At the start of my career, everything I used in the lab was manual. Test processing required mastery of multiple steps and devices to process blood samples and produce a reliable result. Today, labs are equipping their teams with powerful technologies that speed up those processes and enable labs to perform exponentially more tests in the same amount of time and with an improved level of accuracy. Today, technology continues to become more affordable and more powerful, with one instrument now about to process multiple assays – an incredible improvement from where I started.

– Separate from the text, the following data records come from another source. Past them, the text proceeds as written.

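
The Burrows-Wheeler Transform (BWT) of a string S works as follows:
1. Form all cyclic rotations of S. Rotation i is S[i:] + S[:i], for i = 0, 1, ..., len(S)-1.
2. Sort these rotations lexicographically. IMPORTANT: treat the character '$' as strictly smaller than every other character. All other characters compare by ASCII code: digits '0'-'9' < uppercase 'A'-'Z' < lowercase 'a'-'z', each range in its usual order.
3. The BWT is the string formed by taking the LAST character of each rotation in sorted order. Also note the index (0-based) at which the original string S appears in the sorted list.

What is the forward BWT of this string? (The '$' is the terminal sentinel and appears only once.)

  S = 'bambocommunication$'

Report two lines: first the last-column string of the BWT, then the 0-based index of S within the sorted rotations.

Answer: nbc$miontaomoubciam
3

Derivation:
All 19 rotations (rotation i = S[i:]+S[:i]):
  rot[0] = bambocommunication$
  rot[1] = ambocommunication$b
  rot[2] = mbocommunication$ba
  rot[3] = bocommunication$bam
  rot[4] = ocommunication$bamb
  rot[5] = communication$bambo
  rot[6] = ommunication$bamboc
  rot[7] = mmunication$bamboco
  rot[8] = munication$bambocom
  rot[9] = unication$bambocomm
  rot[10] = nication$bambocommu
  rot[11] = ication$bambocommun
  rot[12] = cation$bambocommuni
  rot[13] = ation$bambocommunic
  rot[14] = tion$bambocommunica
  rot[15] = ion$bambocommunicat
  rot[16] = on$bambocommunicati
  rot[17] = n$bambocommunicatio
  rot[18] = $bambocommunication
Sorted (with $ < everything):
  sorted[0] = $bambocommunication  (last char: 'n')
  sorted[1] = ambocommunication$b  (last char: 'b')
  sorted[2] = ation$bambocommunic  (last char: 'c')
  sorted[3] = bambocommunication$  (last char: '$')
  sorted[4] = bocommunication$bam  (last char: 'm')
  sorted[5] = cation$bambocommuni  (last char: 'i')
  sorted[6] = communication$bambo  (last char: 'o')
  sorted[7] = ication$bambocommun  (last char: 'n')
  sorted[8] = ion$bambocommunicat  (last char: 't')
  sorted[9] = mbocommunication$ba  (last char: 'a')
  sorted[10] = mmunication$bamboco  (last char: 'o')
  sorted[11] = munication$bambocom  (last char: 'm')
  sorted[12] = n$bambocommunicatio  (last char: 'o')
  sorted[13] = nication$bambocommu  (last char: 'u')
  sorted[14] = ocommunication$bamb  (last char: 'b')
  sorted[15] = ommunication$bamboc  (last char: 'c')
  sorted[16] = on$bambocommunicati  (last char: 'i')
  sorted[17] = tion$bambocommunica  (last char: 'a')
  sorted[18] = unication$bambocomm  (last char: 'm')
Last column: nbc$miontaomoubciam
Original string S is at sorted index 3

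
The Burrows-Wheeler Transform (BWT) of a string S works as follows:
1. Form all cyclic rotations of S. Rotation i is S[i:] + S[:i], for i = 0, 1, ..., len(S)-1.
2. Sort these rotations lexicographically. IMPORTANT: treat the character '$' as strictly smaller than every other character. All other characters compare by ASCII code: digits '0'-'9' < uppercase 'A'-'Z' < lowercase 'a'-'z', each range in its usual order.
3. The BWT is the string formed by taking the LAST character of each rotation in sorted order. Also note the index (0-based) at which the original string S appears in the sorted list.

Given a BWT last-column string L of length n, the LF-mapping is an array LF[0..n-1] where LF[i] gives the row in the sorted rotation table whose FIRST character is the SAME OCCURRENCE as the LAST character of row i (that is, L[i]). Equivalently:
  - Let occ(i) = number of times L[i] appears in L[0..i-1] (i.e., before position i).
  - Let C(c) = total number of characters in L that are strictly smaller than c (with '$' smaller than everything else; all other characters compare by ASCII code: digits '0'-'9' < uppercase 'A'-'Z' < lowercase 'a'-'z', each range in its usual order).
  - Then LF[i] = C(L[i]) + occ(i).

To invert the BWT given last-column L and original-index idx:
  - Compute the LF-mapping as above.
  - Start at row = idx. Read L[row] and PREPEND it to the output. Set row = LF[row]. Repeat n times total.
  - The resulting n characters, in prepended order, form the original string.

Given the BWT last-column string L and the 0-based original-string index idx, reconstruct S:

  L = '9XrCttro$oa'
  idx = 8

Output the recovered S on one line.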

When I think back on the early days of HIV (Human Immunodeficiency Virus) testing, I remember the weeks that it took to deliver results for a patient. Today, that same test takes minutes, shortening the window between test, diagnosis, and treatment. And just as the technology to test and diagnose HIV benefited from incredible innovation, advances continue to be made in critical areas like radiology, oncology, and diabetes. The lab is continuously upping their game, adapting to challenges, and delivering fast and accurate results.

Headshot of Eric Hrimech wearing a suit with crossed arms

Eric Hrimech, Siemens Healthineers

When a new laboratorian begins their first day on the job, they arrive with knowledge of the science. From that point forward they are constantly learning new skills, technology, and testing procedures to deliver results in the face of increasing pressures and demand. Lab technicians are required to maintain an elevated level of knowledge and expertise that rivals any industry. There is always a new platform to learn, and skills to enhance.

With the consolidation that is taking place in the U.S., the fastest growing IDNs (Integrated Delivery Networks of healthcare facilities) are now looking at how to position their labs geographically to attract this highly skilled workforce. Labs need to go where the talent is. Expertise is needed to support the rising demand of core and specialty lab testing. The ability to master a profession while continuing to be open to new learnings is at the core of the lab.